With Dr. King and sister Rosa Parks, come hope and deliverance. Cedric the lardbutt entertainer(sic) needs to return to school to bone up on his black history studies. If Sister Parks had not refused to give up her seat on that bus on that day, his fat hide would still be riding the back of the bus. It is a moment that changed history. Dr. King delivered us from the oppression not of slave masters, but of those angry and hateful because we gained our freedom, and they still continued their anger and hatred. I should forget the ignorance of someone who didn't take time with their history or possibly didn't even care what ignorance came out of his mouth for the sake of comedy. He wasn't funny.

Unfortunately, Dr. King didn't live long enough to finish his work, and we have not continued it as well as we should have. EVERYONE has dropped the ball to a certain extent and to the detriment of us all. Racism, which is as deeply ingrained in this country as it ever was, had gone underground, under the detection of our radar, to the point that a few words said by Michelle Obama hit a nerve. Maybe she felt it the way people percieved it, maybe she meant nothing by the remark. But I can totally understand it because I lived it, felt it, that my country did not want or need my pride in it. Why, how, could I have pride in a country which openly hated me, having done what it's done to me, to my ancestors? How can I when I was never fully embraced by the country which enslaved and freed me, but still hated me afterwards? How?

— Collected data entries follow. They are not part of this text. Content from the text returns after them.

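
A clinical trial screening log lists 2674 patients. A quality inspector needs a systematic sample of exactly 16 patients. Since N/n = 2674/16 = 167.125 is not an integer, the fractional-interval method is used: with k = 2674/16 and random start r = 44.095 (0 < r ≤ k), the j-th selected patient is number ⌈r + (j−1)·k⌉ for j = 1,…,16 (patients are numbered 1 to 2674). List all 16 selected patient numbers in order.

45, 212, 379, 546, 713, 880, 1047, 1214, 1382, 1549, 1716, 1883, 2050, 2217, 2384, 2551

j=1: r + 0k = 44.095 → ⌈·⌉ = 45
j=2: r + 1k = 211.22 → ⌈·⌉ = 212
j=3: r + 2k = 378.345 → ⌈·⌉ = 379
j=4: r + 3k = 545.47 → ⌈·⌉ = 546
j=5: r + 4k = 712.595 → ⌈·⌉ = 713
j=6: r + 5k = 879.72 → ⌈·⌉ = 880
j=7: r + 6k = 1046.845 → ⌈·⌉ = 1047
j=8: r + 7k = 1213.97 → ⌈·⌉ = 1214
j=9: r + 8k = 1381.095 → ⌈·⌉ = 1382
j=10: r + 9k = 1548.22 → ⌈·⌉ = 1549
j=11: r + 10k = 1715.345 → ⌈·⌉ = 1716
j=12: r + 11k = 1882.47 → ⌈·⌉ = 1883
j=13: r + 12k = 2049.595 → ⌈·⌉ = 2050
j=14: r + 13k = 2216.72 → ⌈·⌉ = 2217
j=15: r + 14k = 2383.845 → ⌈·⌉ = 2384
j=16: r + 15k = 2550.97 → ⌈·⌉ = 2551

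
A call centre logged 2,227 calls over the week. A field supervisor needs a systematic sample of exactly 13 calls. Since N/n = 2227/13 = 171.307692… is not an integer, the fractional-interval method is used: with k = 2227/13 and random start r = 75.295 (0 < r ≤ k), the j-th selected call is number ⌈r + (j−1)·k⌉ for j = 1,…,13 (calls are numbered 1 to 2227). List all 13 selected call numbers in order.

76, 247, 418, 590, 761, 932, 1104, 1275, 1446, 1618, 1789, 1960, 2131

j=1: r + 0k = 75.295 → ⌈·⌉ = 76
j=2: r + 1k = 246.602692… → ⌈·⌉ = 247
j=3: r + 2k = 417.910384… → ⌈·⌉ = 418
j=4: r + 3k = 589.218076… → ⌈·⌉ = 590
j=5: r + 4k = 760.525769… → ⌈·⌉ = 761
j=6: r + 5k = 931.833461… → ⌈·⌉ = 932
j=7: r + 6k = 1103.141153… → ⌈·⌉ = 1104
j=8: r + 7k = 1274.448846… → ⌈·⌉ = 1275
j=9: r + 8k = 1445.756538… → ⌈·⌉ = 1446
j=10: r + 9k = 1617.064230… → ⌈·⌉ = 1618
j=11: r + 10k = 1788.371923… → ⌈·⌉ = 1789
j=12: r + 11k = 1959.679615… → ⌈·⌉ = 1960
j=13: r + 12k = 2130.987307… → ⌈·⌉ = 2131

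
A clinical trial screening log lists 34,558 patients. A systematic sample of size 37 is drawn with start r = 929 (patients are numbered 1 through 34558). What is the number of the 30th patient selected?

28015

k = 34558/37 = 934
30th selection = r + (30−1)·k = 929 + 29×934 = 929 + 27086 = 28015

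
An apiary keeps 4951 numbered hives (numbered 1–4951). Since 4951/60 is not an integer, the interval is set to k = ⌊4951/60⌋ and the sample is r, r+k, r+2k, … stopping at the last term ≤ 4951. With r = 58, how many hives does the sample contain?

60

k = ⌊4951/60⌋ = 82
Achieved size = ⌊(4951 − 58)/82⌋ + 1 = ⌊4893/82⌋ + 1 = 59 + 1 = 60
(last selection: 58 + 59×82 = 4896 ≤ 4951; next would be 4978 > 4951)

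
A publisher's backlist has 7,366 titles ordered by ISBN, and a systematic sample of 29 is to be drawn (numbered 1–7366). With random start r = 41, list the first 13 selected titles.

k = N/n = 7366/29 = 254
title 1: 41
title 2: 41 + 254 = 295
title 3: 295 + 254 = 549
title 4: 549 + 254 = 803
title 5: 803 + 254 = 1057
title 6: 1057 + 254 = 1311
title 7: 1311 + 254 = 1565
title 8: 1565 + 254 = 1819
title 9: 1819 + 254 = 2073
title 10: 2073 + 254 = 2327
title 11: 2327 + 254 = 2581
title 12: 2581 + 254 = 2835
title 13: 2835 + 254 = 3089

41, 295, 549, 803, 1057, 1311, 1565, 1819, 2073, 2327, 2581, 2835, 3089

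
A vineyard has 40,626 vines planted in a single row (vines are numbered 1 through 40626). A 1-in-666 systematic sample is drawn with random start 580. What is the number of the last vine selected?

k = 666
61st selection = r + (61−1)·k = 580 + 60×666 = 580 + 39960 = 40540

40540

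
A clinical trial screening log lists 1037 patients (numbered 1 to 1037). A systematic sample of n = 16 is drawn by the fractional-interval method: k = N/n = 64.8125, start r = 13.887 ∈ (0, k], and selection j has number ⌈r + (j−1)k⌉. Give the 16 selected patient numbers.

j=1: r + 0k = 13.887 → ⌈·⌉ = 14
j=2: r + 1k = 78.6995 → ⌈·⌉ = 79
j=3: r + 2k = 143.512 → ⌈·⌉ = 144
j=4: r + 3k = 208.3245 → ⌈·⌉ = 209
j=5: r + 4k = 273.137 → ⌈·⌉ = 274
j=6: r + 5k = 337.9495 → ⌈·⌉ = 338
j=7: r + 6k = 402.762 → ⌈·⌉ = 403
j=8: r + 7k = 467.5745 → ⌈·⌉ = 468
j=9: r + 8k = 532.387 → ⌈·⌉ = 533
j=10: r + 9k = 597.1995 → ⌈·⌉ = 598
j=11: r + 10k = 662.012 → ⌈·⌉ = 663
j=12: r + 11k = 726.8245 → ⌈·⌉ = 727
j=13: r + 12k = 791.637 → ⌈·⌉ = 792
j=14: r + 13k = 856.4495 → ⌈·⌉ = 857
j=15: r + 14k = 921.262 → ⌈·⌉ = 922
j=16: r + 15k = 986.0745 → ⌈·⌉ = 987

14, 79, 144, 209, 274, 338, 403, 468, 533, 598, 663, 727, 792, 857, 922, 987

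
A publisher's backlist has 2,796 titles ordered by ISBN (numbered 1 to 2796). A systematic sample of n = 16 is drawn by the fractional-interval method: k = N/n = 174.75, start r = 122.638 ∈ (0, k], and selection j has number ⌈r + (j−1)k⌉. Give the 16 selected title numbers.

j=1: r + 0k = 122.638 → ⌈·⌉ = 123
j=2: r + 1k = 297.388 → ⌈·⌉ = 298
j=3: r + 2k = 472.138 → ⌈·⌉ = 473
j=4: r + 3k = 646.888 → ⌈·⌉ = 647
j=5: r + 4k = 821.638 → ⌈·⌉ = 822
j=6: r + 5k = 996.388 → ⌈·⌉ = 997
j=7: r + 6k = 1171.138 → ⌈·⌉ = 1172
j=8: r + 7k = 1345.888 → ⌈·⌉ = 1346
j=9: r + 8k = 1520.638 → ⌈·⌉ = 1521
j=10: r + 9k = 1695.388 → ⌈·⌉ = 1696
j=11: r + 10k = 1870.138 → ⌈·⌉ = 1871
j=12: r + 11k = 2044.888 → ⌈·⌉ = 2045
j=13: r + 12k = 2219.638 → ⌈·⌉ = 2220
j=14: r + 13k = 2394.388 → ⌈·⌉ = 2395
j=15: r + 14k = 2569.138 → ⌈·⌉ = 2570
j=16: r + 15k = 2743.888 → ⌈·⌉ = 2744

123, 298, 473, 647, 822, 997, 1172, 1346, 1521, 1696, 1871, 2045, 2220, 2395, 2570, 2744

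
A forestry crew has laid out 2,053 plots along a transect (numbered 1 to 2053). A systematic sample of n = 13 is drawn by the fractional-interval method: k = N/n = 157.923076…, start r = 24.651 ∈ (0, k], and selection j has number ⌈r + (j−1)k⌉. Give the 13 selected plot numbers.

j=1: r + 0k = 24.651 → ⌈·⌉ = 25
j=2: r + 1k = 182.574076… → ⌈·⌉ = 183
j=3: r + 2k = 340.497153… → ⌈·⌉ = 341
j=4: r + 3k = 498.420230… → ⌈·⌉ = 499
j=5: r + 4k = 656.343307… → ⌈·⌉ = 657
j=6: r + 5k = 814.266384… → ⌈·⌉ = 815
j=7: r + 6k = 972.189461… → ⌈·⌉ = 973
j=8: r + 7k = 1130.112538… → ⌈·⌉ = 1131
j=9: r + 8k = 1288.035615… → ⌈·⌉ = 1289
j=10: r + 9k = 1445.958692… → ⌈·⌉ = 1446
j=11: r + 10k = 1603.881769… → ⌈·⌉ = 1604
j=12: r + 11k = 1761.804846… → ⌈·⌉ = 1762
j=13: r + 12k = 1919.727923… → ⌈·⌉ = 1920

25, 183, 341, 499, 657, 815, 973, 1131, 1289, 1446, 1604, 1762, 1920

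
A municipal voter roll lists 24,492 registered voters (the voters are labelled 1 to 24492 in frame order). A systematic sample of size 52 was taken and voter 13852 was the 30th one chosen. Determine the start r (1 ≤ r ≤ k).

k = 24492/52 = 471
r = 13852 − (30−1)×471 = 13852 − 13659 = 193

193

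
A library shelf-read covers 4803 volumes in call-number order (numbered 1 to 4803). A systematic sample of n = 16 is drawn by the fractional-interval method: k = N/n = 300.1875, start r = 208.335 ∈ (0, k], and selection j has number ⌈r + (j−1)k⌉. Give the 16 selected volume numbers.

209, 509, 809, 1109, 1410, 1710, 2010, 2310, 2610, 2911, 3211, 3511, 3811, 4111, 4411, 4712

j=1: r + 0k = 208.335 → ⌈·⌉ = 209
j=2: r + 1k = 508.5225 → ⌈·⌉ = 509
j=3: r + 2k = 808.71 → ⌈·⌉ = 809
j=4: r + 3k = 1108.8975 → ⌈·⌉ = 1109
j=5: r + 4k = 1409.085 → ⌈·⌉ = 1410
j=6: r + 5k = 1709.2725 → ⌈·⌉ = 1710
j=7: r + 6k = 2009.46 → ⌈·⌉ = 2010
j=8: r + 7k = 2309.6475 → ⌈·⌉ = 2310
j=9: r + 8k = 2609.835 → ⌈·⌉ = 2610
j=10: r + 9k = 2910.0225 → ⌈·⌉ = 2911
j=11: r + 10k = 3210.21 → ⌈·⌉ = 3211
j=12: r + 11k = 3510.3975 → ⌈·⌉ = 3511
j=13: r + 12k = 3810.585 → ⌈·⌉ = 3811
j=14: r + 13k = 4110.7725 → ⌈·⌉ = 4111
j=15: r + 14k = 4410.96 → ⌈·⌉ = 4411
j=16: r + 15k = 4711.1475 → ⌈·⌉ = 4712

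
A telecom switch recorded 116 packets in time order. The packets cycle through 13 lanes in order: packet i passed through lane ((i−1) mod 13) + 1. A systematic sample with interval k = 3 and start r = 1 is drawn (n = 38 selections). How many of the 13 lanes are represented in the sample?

13

Consecutive selections differ by k = 3, so their lane numbers differ by 3 mod 13 = 3.
gcd(3, 13) = 1, so the sample visits 13/1 = 13 distinct residues mod 13.
Start 1 is lane 1; the lanes hit are 1, 2, 3, 4, 5, 6, 7, 8, 9, 10, 11, 12, 13.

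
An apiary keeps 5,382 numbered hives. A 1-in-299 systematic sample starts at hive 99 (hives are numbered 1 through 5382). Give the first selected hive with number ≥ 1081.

k = 299
Steps past start: ⌈(1081 − 99)/299⌉ = ⌈982/299⌉ = 4
Selected hive: 99 + 4×299 = 1295

1295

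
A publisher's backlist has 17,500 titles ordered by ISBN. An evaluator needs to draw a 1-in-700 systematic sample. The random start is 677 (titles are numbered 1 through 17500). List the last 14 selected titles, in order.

12th selection = 677 + 11×700 = 8377
13th: 8377 + 700 = 9077
14th: 9077 + 700 = 9777
15th: 9777 + 700 = 10477
16th: 10477 + 700 = 11177
17th: 11177 + 700 = 11877
18th: 11877 + 700 = 12577
19th: 12577 + 700 = 13277
20th: 13277 + 700 = 13977
21st: 13977 + 700 = 14677
22nd: 14677 + 700 = 15377
23rd: 15377 + 700 = 16077
24th: 16077 + 700 = 16777
25th: 16777 + 700 = 17477

8377, 9077, 9777, 10477, 11177, 11877, 12577, 13277, 13977, 14677, 15377, 16077, 16777, 17477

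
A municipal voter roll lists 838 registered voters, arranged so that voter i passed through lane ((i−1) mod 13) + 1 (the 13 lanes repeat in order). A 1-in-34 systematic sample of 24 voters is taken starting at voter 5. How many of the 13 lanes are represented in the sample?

13

Consecutive selections differ by k = 34, so their lane numbers differ by 34 mod 13 = 8.
gcd(34, 13) = 1, so the sample visits 13/1 = 13 distinct residues mod 13.
Start 5 is lane 5; the lanes hit are 1, 2, 3, 4, 5, 6, 7, 8, 9, 10, 11, 12, 13.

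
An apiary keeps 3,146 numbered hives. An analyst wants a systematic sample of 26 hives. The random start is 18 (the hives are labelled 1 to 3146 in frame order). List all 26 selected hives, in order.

k = N/n = 3146/26 = 121
hive 1: 18
hive 2: 18 + 121 = 139
hive 3: 139 + 121 = 260
hive 4: 260 + 121 = 381
hive 5: 381 + 121 = 502
hive 6: 502 + 121 = 623
hive 7: 623 + 121 = 744
hive 8: 744 + 121 = 865
hive 9: 865 + 121 = 986
hive 10: 986 + 121 = 1107
hive 11: 1107 + 121 = 1228
hive 12: 1228 + 121 = 1349
hive 13: 1349 + 121 = 1470
hive 14: 1470 + 121 = 1591
hive 15: 1591 + 121 = 1712
hive 16: 1712 + 121 = 1833
hive 17: 1833 + 121 = 1954
hive 18: 1954 + 121 = 2075
hive 19: 2075 + 121 = 2196
hive 20: 2196 + 121 = 2317
hive 21: 2317 + 121 = 2438
hive 22: 2438 + 121 = 2559
hive 23: 2559 + 121 = 2680
hive 24: 2680 + 121 = 2801
hive 25: 2801 + 121 = 2922
hive 26: 2922 + 121 = 3043

18, 139, 260, 381, 502, 623, 744, 865, 986, 1107, 1228, 1349, 1470, 1591, 1712, 1833, 1954, 2075, 2196, 2317, 2438, 2559, 2680, 2801, 2922, 3043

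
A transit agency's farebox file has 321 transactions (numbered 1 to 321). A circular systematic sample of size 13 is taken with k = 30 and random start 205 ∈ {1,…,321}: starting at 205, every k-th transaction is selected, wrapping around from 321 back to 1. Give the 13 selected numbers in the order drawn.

Selection 1: 205
Selection 2: 205 + 30 = 235
Selection 3: 235 + 30 = 265
Selection 4: 265 + 30 = 295
Selection 5: 295 + 30 = 325 → 325 − 321 = 4
Selection 6: 4 + 30 = 34
Selection 7: 34 + 30 = 64
Selection 8: 64 + 30 = 94
Selection 9: 94 + 30 = 124
Selection 10: 124 + 30 = 154
Selection 11: 154 + 30 = 184
Selection 12: 184 + 30 = 214
Selection 13: 214 + 30 = 244

205, 235, 265, 295, 4, 34, 64, 94, 124, 154, 184, 214, 244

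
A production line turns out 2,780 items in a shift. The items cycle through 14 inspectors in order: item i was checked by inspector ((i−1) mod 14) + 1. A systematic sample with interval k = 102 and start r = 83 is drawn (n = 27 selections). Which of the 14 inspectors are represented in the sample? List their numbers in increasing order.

Consecutive selections differ by k = 102, so their inspector numbers differ by 102 mod 14 = 4.
gcd(102, 14) = 2, so the sample visits 14/2 = 7 distinct residues mod 14.
Start 83 is inspector 13; the inspectors hit are 1, 3, 5, 7, 9, 11, 13.

1, 3, 5, 7, 9, 11, 13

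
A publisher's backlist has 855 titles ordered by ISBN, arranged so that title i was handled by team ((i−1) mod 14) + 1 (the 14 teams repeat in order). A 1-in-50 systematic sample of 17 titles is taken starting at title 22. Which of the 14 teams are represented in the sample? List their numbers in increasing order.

Consecutive selections differ by k = 50, so their team numbers differ by 50 mod 14 = 8.
gcd(50, 14) = 2, so the sample visits 14/2 = 7 distinct residues mod 14.
Start 22 is team 8; the teams hit are 2, 4, 6, 8, 10, 12, 14.

2, 4, 6, 8, 10, 12, 14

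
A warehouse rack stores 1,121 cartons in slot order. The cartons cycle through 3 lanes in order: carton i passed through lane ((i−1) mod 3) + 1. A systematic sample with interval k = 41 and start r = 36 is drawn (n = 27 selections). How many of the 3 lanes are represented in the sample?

Consecutive selections differ by k = 41, so their lane numbers differ by 41 mod 3 = 2.
gcd(41, 3) = 1, so the sample visits 3/1 = 3 distinct residues mod 3.
Start 36 is lane 3; the lanes hit are 1, 2, 3.

3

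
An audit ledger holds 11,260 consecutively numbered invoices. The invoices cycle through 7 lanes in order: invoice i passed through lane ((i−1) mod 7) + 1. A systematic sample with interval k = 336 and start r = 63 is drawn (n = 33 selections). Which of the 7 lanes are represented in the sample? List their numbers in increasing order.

Consecutive selections differ by k = 336, so their lane numbers differ by 336 mod 7 = 0.
gcd(336, 7) = 7, so the sample visits 7/7 = 1 distinct residues mod 7.
Start 63 is lane 7; the lanes hit are 7.

7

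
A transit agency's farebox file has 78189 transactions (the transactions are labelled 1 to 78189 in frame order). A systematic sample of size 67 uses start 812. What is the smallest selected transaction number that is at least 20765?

21818

k = 78189/67 = 1167
Steps past start: ⌈(20765 − 812)/1167⌉ = ⌈19953/1167⌉ = 18
Selected transaction: 812 + 18×1167 = 21818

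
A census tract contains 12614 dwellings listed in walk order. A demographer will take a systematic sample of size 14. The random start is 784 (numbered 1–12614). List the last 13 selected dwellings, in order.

k = N/n = 12614/14 = 901
2nd selection = 784 + 1×901 = 1685
3rd: 1685 + 901 = 2586
4th: 2586 + 901 = 3487
5th: 3487 + 901 = 4388
6th: 4388 + 901 = 5289
7th: 5289 + 901 = 6190
8th: 6190 + 901 = 7091
9th: 7091 + 901 = 7992
10th: 7992 + 901 = 8893
11th: 8893 + 901 = 9794
12th: 9794 + 901 = 10695
13th: 10695 + 901 = 11596
14th: 11596 + 901 = 12497

1685, 2586, 3487, 4388, 5289, 6190, 7091, 7992, 8893, 9794, 10695, 11596, 12497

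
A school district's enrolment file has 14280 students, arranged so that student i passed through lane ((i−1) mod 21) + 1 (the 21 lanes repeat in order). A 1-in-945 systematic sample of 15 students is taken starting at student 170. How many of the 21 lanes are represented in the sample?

Consecutive selections differ by k = 945, so their lane numbers differ by 945 mod 21 = 0.
gcd(945, 21) = 21, so the sample visits 21/21 = 1 distinct residues mod 21.
Start 170 is lane 2; the lanes hit are 2.

1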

Do you ever wonder why there were no blacks in Sex In The City? Because whites still can't manage to see blacks as basically normal human beings, with the same lives, same feelings, same wants and desires as their's. Guilt. It doesn't allow them to see us at all, too many times. Hate now comes from another reason as whites see it. Now that we've been free for more than a hundred years why can't we make it? Why aren't we better educated, better housed, better jobbed(!), in fact, why don't we have better everything now that we're free? And why do we keep committing so much crime, having so many out of wedlock babies, not getting married, filling up the jails? Because, tho they won't admit it, we are still locked down by their perceptions and their hatred. And their guilt.

Is any of the above what Michelle Obama meant? I neither know nor care. I do know the feelings can be out there, where they stem from, and why. I don't know if she has them so I don't claim to understand her or what she meant to say. I had been thinking about this for a long time, so she is just the catalyst for this post. I don't support her, and I most definitely don't support her husband. But I do support their right to say whatever they feel because that is who I am, and because of the sacrifice that went into gaining them that right.

I should have stated that this post was really in response to a post by Taylor Marsh on her blog, here.

3 comments:

Dirty Red said...

Damn Mrs. Jazzy!!

This is a post you need to send to Bill'Oliely over at Fox. Maybe he can call back his "lynching party" he has planned for Mrs. O. This pretty much sums up everything that the average Black American feels.

This is also the reason I like reading your thoughts. You tell it like it T-I-IS.

Unknown said...

WOW! Very interesting post, thanks for letting us know what is on your mind LOL!
Peace & Love!

Jazzylady said...

my patriotism ain't like your patriotism!